New Orleans’ Paper Monuments may be modeled on Philadelphia’s Monument Lab, but it is carried out in a more charged environment.
“They are not getting white supremacists at their events, but we certainly are,” said co-director Sue Mobley.
Paper Monuments created a series of posters graphically representing historical events and figures that might be worthy of monuments. The posters are distributed around the city to give those ideas an audition in the public sphere.
It also has a public feedback element. One idea was to utilize the column that the pedestal of General Robert E. Lee stood upon. Although the figure was removed, the tall column remains. What figures of runaway slaves were fixed to the top of that column?

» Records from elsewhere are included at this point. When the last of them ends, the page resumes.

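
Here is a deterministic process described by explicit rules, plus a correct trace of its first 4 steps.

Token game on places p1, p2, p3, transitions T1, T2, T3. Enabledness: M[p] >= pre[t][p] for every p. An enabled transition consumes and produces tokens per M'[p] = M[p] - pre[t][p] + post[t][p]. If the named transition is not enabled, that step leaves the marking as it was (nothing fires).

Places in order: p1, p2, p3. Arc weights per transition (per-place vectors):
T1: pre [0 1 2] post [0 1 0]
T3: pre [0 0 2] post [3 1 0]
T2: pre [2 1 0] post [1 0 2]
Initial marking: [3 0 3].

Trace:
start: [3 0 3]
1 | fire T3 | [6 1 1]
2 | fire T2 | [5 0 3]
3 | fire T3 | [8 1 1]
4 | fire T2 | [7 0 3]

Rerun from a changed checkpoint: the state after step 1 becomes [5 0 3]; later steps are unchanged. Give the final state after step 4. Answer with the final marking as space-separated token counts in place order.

state after step 1 := [5 0 3]
2 | fire T2 | [5 0 3]
3 | fire T3 | [8 1 1]
4 | fire T2 | [7 0 3]

7 0 3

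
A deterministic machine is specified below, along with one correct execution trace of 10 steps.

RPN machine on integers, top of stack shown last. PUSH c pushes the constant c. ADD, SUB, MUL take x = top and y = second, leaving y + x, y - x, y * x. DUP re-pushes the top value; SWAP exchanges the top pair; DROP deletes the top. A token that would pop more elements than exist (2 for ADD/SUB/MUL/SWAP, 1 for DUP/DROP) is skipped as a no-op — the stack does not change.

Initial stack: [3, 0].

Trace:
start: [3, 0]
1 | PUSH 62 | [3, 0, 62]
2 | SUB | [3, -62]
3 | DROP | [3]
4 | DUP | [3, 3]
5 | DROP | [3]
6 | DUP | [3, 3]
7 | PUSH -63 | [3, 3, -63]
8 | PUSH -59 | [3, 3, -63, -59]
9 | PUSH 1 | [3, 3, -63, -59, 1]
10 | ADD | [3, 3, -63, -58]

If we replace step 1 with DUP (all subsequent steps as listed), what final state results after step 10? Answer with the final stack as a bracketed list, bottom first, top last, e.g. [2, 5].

[3, 3, -63, -58]

(re-executing from step 1 with the substitution; state before step 1: [3, 0])
1 | DUP | [3, 0, 0]
2 | SUB | [3, 0]
3 | DROP | [3]
4 | DUP | [3, 3]
5 | DROP | [3]
6 | DUP | [3, 3]
7 | PUSH -63 | [3, 3, -63]
8 | PUSH -59 | [3, 3, -63, -59]
9 | PUSH 1 | [3, 3, -63, -59, 1]
10 | ADD | [3, 3, -63, -58]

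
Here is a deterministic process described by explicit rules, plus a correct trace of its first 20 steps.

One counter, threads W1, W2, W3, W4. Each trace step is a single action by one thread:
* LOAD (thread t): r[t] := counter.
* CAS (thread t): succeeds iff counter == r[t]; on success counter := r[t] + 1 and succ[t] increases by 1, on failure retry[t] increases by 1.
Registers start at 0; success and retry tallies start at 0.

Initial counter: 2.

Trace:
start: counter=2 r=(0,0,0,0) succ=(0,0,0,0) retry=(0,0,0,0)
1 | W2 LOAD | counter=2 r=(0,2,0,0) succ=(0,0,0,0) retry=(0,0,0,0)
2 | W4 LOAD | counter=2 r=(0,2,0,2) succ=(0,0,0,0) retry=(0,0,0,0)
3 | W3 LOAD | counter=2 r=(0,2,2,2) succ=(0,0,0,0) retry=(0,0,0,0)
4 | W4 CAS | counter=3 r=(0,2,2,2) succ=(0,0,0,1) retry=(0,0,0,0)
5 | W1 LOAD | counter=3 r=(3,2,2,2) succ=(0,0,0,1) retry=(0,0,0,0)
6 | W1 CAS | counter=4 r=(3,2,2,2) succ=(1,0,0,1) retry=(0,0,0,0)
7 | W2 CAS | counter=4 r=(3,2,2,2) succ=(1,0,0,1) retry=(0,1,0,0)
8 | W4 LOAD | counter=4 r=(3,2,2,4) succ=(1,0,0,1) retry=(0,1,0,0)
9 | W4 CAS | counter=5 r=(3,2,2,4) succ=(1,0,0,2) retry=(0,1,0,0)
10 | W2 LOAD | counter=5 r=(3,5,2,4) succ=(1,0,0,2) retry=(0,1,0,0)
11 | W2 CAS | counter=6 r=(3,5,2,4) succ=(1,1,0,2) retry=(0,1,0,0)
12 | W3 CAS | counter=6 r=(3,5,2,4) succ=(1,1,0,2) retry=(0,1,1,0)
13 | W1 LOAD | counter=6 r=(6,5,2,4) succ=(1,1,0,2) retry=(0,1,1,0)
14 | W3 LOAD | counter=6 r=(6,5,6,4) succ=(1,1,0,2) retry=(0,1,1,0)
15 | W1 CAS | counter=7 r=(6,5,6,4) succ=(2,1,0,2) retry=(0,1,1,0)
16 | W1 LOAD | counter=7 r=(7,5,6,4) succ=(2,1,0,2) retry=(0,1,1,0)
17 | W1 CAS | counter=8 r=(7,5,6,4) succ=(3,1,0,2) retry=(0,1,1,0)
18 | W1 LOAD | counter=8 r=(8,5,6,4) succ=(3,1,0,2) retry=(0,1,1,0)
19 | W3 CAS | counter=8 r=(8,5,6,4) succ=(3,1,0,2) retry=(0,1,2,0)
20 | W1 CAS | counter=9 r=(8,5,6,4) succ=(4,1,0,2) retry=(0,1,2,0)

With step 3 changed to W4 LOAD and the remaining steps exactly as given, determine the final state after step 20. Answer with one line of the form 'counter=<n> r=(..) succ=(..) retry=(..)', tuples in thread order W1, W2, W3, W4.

counter=9 r=(8,5,6,4) succ=(4,1,0,2) retry=(0,1,2,0)

(re-executing from step 3 with the substitution; state before step 3: counter=2 r=(0,2,0,2) succ=(0,0,0,0) retry=(0,0,0,0))
3 | W4 LOAD | counter=2 r=(0,2,0,2) succ=(0,0,0,0) retry=(0,0,0,0)
4 | W4 CAS | counter=3 r=(0,2,0,2) succ=(0,0,0,1) retry=(0,0,0,0)
5 | W1 LOAD | counter=3 r=(3,2,0,2) succ=(0,0,0,1) retry=(0,0,0,0)
6 | W1 CAS | counter=4 r=(3,2,0,2) succ=(1,0,0,1) retry=(0,0,0,0)
7 | W2 CAS | counter=4 r=(3,2,0,2) succ=(1,0,0,1) retry=(0,1,0,0)
8 | W4 LOAD | counter=4 r=(3,2,0,4) succ=(1,0,0,1) retry=(0,1,0,0)
9 | W4 CAS | counter=5 r=(3,2,0,4) succ=(1,0,0,2) retry=(0,1,0,0)
10 | W2 LOAD | counter=5 r=(3,5,0,4) succ=(1,0,0,2) retry=(0,1,0,0)
11 | W2 CAS | counter=6 r=(3,5,0,4) succ=(1,1,0,2) retry=(0,1,0,0)
12 | W3 CAS | counter=6 r=(3,5,0,4) succ=(1,1,0,2) retry=(0,1,1,0)
13 | W1 LOAD | counter=6 r=(6,5,0,4) succ=(1,1,0,2) retry=(0,1,1,0)
14 | W3 LOAD | counter=6 r=(6,5,6,4) succ=(1,1,0,2) retry=(0,1,1,0)
15 | W1 CAS | counter=7 r=(6,5,6,4) succ=(2,1,0,2) retry=(0,1,1,0)
16 | W1 LOAD | counter=7 r=(7,5,6,4) succ=(2,1,0,2) retry=(0,1,1,0)
17 | W1 CAS | counter=8 r=(7,5,6,4) succ=(3,1,0,2) retry=(0,1,1,0)
18 | W1 LOAD | counter=8 r=(8,5,6,4) succ=(3,1,0,2) retry=(0,1,1,0)
19 | W3 CAS | counter=8 r=(8,5,6,4) succ=(3,1,0,2) retry=(0,1,2,0)
20 | W1 CAS | counter=9 r=(8,5,6,4) succ=(4,1,0,2) retry=(0,1,2,0)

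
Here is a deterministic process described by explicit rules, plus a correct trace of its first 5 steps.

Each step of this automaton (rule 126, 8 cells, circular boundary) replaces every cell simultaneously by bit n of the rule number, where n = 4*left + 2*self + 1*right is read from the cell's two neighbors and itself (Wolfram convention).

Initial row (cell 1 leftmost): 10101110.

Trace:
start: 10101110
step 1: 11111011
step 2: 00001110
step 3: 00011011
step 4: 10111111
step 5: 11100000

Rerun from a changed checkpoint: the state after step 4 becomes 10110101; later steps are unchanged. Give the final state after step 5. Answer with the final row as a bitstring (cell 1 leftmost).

state after step 4 := 10110101
step 5: 11111111

11111111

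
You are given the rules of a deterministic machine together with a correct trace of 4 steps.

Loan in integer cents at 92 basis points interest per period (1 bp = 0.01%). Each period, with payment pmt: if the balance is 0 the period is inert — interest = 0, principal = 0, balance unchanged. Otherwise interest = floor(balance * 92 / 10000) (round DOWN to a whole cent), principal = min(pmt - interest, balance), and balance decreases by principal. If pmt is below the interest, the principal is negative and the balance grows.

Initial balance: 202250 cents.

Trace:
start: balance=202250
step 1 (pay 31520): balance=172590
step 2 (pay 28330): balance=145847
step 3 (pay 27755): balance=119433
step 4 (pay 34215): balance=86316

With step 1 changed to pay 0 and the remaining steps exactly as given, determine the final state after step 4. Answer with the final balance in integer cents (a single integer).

(re-executing from step 1 with the substitution; state before step 1: balance=202250)
step 1 (pay 0): balance=204110
step 2 (pay 28330): balance=177657
step 3 (pay 27755): balance=151536
step 4 (pay 34215): balance=118715

118715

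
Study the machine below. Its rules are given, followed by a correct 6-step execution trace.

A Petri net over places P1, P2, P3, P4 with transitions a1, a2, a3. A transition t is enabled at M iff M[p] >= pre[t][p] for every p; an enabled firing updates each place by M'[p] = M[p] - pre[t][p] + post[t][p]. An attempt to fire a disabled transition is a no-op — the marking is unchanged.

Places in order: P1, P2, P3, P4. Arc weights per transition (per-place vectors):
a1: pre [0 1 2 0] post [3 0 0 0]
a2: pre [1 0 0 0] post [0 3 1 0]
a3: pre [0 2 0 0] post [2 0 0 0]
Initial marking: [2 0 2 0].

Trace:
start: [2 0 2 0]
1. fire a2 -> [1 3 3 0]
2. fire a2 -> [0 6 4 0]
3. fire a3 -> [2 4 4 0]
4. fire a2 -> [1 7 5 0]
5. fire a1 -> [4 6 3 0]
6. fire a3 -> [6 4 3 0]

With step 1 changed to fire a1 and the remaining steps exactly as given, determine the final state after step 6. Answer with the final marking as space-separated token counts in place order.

(re-executing from step 1 with the substitution; state before step 1: [2 0 2 0])
1. fire a1 -> [2 0 2 0]
2. fire a2 -> [1 3 3 0]
3. fire a3 -> [3 1 3 0]
4. fire a2 -> [2 4 4 0]
5. fire a1 -> [5 3 2 0]
6. fire a3 -> [7 1 2 0]

7 1 2 0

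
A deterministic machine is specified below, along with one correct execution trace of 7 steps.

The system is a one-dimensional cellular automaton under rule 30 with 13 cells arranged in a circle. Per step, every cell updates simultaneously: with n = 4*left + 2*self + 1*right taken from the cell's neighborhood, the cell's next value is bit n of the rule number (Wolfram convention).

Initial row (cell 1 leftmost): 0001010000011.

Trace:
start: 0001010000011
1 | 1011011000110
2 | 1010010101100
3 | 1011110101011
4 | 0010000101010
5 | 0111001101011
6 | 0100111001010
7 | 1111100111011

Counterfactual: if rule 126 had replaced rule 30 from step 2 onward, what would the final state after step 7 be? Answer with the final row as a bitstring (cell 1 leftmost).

(re-executing steps 2..7 under rule 126; state before step 2: 1011011000110)
2 | 1111111101111
3 | 0000000111000
4 | 0000001101100
5 | 0000011111110
6 | 0000110000011
7 | 1001111000111

1001111000111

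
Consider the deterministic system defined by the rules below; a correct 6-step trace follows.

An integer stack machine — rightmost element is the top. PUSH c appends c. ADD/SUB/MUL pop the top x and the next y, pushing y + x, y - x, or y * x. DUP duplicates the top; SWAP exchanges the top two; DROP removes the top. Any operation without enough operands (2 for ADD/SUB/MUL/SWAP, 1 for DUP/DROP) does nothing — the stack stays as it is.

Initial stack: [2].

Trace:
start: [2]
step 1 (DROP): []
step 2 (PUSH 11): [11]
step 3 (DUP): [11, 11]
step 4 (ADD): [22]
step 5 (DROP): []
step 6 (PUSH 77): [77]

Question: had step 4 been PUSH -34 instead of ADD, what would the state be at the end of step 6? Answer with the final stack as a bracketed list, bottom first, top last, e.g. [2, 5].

(re-executing from step 4 with the substitution; state before step 4: [11, 11])
step 4 (PUSH -34): [11, 11, -34]
step 5 (DROP): [11, 11]
step 6 (PUSH 77): [11, 11, 77]

[11, 11, 77]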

“In New Orleans, in the 1700s, the slaves — the maroons — would go out to the lake and hide up in the oak trees,” said Paper Monuments co-director Brian Lee. “There’s this giant column that’s still in the middle of New Orleans from Robert E. Lee. What if instead of a column we had a giant oak tree, with elders watching down upon us?”
The removal of those four Confederate statues created an opportunity not just to put something else in their place, but to rethink how we remember history.
“The act of leaving a pedestal that had a person on it supports the idea of valorizing a single individual on a pedestal. We need more representation of movements and collectives.” said Mobley. “There is still an instinct to say, ‘There’s that one spot, so who should be on that one spot?’ We’re breaking that.”
In Philadelphia, the public is invited to offer a vision of a possible monument, until Nov. 19.